Work has started on just 211 “affordable” rental and owner-occupied properties, even though this is the sector the city wants to focus on, council figures show.
Dantzig, who described the figures as “terrible”, said it is becoming increasing difficult for the commercial sector to build profitably because of rising costs and interest rates. “It is a tussle to get every home built,” he said.
The city is now planning to see what can be done to boost the number of conversions and to see if action can be taken on land prices, which developers have criticized for being too high.
The city also hopes to qualify for extra government cash to stimulate the house building programme.
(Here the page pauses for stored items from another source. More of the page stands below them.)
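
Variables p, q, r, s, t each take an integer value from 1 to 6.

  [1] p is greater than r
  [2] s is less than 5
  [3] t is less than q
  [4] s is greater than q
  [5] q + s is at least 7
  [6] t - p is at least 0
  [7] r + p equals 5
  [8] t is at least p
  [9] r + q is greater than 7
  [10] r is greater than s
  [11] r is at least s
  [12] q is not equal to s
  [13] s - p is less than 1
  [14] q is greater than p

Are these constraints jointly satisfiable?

Unsatisfiable

Constraints 1, 3, 4, 8, and 10 give q < s, s < r, r < p, p ≤ t, t < q. Chaining: q < s < r < p ≤ t < q, which forces q < q — impossible.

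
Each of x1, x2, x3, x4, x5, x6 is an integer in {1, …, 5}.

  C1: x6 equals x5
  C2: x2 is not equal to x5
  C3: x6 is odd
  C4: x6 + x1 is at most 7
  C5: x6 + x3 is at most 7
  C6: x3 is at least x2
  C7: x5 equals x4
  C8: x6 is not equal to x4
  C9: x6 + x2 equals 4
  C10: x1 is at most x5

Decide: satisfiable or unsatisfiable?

Unsatisfiable

From constraints 1 and 7, x6 = x5 = x4, so x6 = x4. But constraint 8 says x6 ≠ x4. Contradiction.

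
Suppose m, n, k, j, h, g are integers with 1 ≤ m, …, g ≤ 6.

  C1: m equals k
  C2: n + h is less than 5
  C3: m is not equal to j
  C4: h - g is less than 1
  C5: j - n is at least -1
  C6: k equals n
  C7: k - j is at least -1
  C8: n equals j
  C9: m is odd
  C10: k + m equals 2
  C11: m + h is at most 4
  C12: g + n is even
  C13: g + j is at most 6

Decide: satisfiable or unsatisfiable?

Unsatisfiable

From constraints 1, 6, and 8, m = k = n = j, so m = j. But constraint 3 says m ≠ j. Contradiction.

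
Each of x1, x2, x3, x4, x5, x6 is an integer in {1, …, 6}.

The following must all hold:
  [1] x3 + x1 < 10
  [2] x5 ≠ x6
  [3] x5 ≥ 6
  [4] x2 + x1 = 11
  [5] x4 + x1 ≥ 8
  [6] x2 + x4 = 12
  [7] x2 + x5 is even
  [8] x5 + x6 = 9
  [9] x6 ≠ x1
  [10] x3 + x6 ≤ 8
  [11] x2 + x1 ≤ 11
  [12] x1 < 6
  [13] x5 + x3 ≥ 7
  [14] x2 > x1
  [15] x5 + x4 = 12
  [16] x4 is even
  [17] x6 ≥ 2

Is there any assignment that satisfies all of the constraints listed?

Satisfiable

One satisfying assignment is x1 = 5, x2 = 6, x3 = 4, x4 = 6, x5 = 6, x6 = 3.
For the less obvious constraints — constraint 1: x3 + x1 = 9; constraint 4: x2 + x1 = 11 — and the others hold by inspection.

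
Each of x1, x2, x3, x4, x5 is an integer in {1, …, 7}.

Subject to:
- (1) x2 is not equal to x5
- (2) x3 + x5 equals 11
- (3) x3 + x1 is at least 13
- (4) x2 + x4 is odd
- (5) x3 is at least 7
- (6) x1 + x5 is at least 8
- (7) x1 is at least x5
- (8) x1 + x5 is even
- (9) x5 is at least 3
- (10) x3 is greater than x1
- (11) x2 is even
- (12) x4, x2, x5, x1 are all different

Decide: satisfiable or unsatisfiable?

One satisfying assignment is x1 = 6, x2 = 2, x3 = 7, x4 = 1, x5 = 4.
For the less obvious constraints — constraint 2: x3 + x5 = 11; constraint 3: x3 + x1 = 13; constraint 6: x1 + x5 = 10 — and the others hold by inspection.

Satisfiable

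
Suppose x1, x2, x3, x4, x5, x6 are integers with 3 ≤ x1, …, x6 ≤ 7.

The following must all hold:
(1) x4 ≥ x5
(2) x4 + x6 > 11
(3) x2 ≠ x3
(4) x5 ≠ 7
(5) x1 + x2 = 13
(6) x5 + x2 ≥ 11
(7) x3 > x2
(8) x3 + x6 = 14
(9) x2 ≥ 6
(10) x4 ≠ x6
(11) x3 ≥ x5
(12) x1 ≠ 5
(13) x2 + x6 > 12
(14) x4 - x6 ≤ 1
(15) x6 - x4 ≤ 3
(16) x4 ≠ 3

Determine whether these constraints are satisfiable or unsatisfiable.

Satisfiable

Setting (x1, x2, x3, x4, x5, x6) = (7, 6, 7, 6, 6, 7) satisfies everything: constraint 2: x4 + x6 = 13; constraint 5: x1 + x2 = 13, and the others follow.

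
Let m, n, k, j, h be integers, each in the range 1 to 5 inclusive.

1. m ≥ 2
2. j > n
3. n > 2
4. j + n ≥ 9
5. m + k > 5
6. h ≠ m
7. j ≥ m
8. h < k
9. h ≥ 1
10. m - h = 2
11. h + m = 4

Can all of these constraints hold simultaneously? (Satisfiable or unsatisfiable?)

Satisfiable

Setting (m, n, k, j, h) = (3, 4, 3, 5, 1) satisfies everything: constraint 4: j + n = 9; constraint 5: m + k = 6, and the others follow.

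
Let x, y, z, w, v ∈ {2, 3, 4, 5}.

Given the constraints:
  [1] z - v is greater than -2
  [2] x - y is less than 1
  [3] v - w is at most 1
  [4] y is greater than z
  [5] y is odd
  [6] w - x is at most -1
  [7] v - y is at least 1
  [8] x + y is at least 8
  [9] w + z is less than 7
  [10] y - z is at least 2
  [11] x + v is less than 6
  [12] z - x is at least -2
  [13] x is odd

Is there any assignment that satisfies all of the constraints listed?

Constraints 3, 6, 7, 10, and 12 give v − y ≥ 1, y − z ≥ 2, z − x ≥ -2, x − w ≥ 1, w − v ≥ -1.
Adding all 5 inequalities: the left sides telescope to 0, and the right sides sum to 1 + 2 + (-2) + 1 + (-1) = 1. So 0 ≥ 1, which is false.

Unsatisfiable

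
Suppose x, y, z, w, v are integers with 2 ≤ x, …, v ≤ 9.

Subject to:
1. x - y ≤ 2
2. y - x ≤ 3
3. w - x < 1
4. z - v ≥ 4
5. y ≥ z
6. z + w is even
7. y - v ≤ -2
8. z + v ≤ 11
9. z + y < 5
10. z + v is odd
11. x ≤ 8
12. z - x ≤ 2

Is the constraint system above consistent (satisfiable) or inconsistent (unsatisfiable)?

Unsatisfiable

Constraints 1, 4, 7, and 12 give x − z ≥ -2, z − v ≥ 4, v − y ≥ 2, y − x ≥ -2.
Adding all 4 inequalities: the left sides telescope to 0, and the right sides sum to (-2) + 4 + 2 + (-2) = 2. So 0 ≥ 2, which is false.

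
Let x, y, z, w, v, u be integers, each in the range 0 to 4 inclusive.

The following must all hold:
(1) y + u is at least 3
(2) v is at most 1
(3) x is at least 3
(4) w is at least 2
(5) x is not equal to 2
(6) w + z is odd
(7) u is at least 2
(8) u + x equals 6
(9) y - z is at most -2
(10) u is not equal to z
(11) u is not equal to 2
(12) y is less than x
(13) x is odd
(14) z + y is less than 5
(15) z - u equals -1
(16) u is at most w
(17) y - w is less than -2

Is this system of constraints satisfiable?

The assignment x = 3, y = 0, z = 2, w = 3, v = 0, u = 3 works:
  constraint 1 holds since y + u = 3.
  constraint 8 holds since u + x = 6.
The rest check out directly.

Satisfiable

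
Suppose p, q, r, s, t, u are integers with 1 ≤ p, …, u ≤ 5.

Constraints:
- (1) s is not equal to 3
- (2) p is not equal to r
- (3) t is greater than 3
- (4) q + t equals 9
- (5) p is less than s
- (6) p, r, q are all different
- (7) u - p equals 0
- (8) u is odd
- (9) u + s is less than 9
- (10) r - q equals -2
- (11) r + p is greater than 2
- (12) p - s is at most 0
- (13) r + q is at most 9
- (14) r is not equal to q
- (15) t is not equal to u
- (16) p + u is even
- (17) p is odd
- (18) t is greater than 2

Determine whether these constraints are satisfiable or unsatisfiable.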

However, the city administration has no plan to alter its current pledge to ensure 40% of all new homes are rent controlled and 40% have rents of up to €1,000 or can be bought by people on middle incomes.
The Netherlands has a current shortage of some 390,000 homes.
Housing minister Hugo de Jonge told developers and investors at the annual Provada real estate industry trade fair in June that they should start looking at the Netherlands’ housing crisis from the perspective of the people looking for homes.
“Everyone knows someone who is unable to find a place to live,” De Jonge said.
The real estate industry has been highly critical of some of the measures the minister has proposed to stimulate the development of more affordable housing, such as greater rent controls.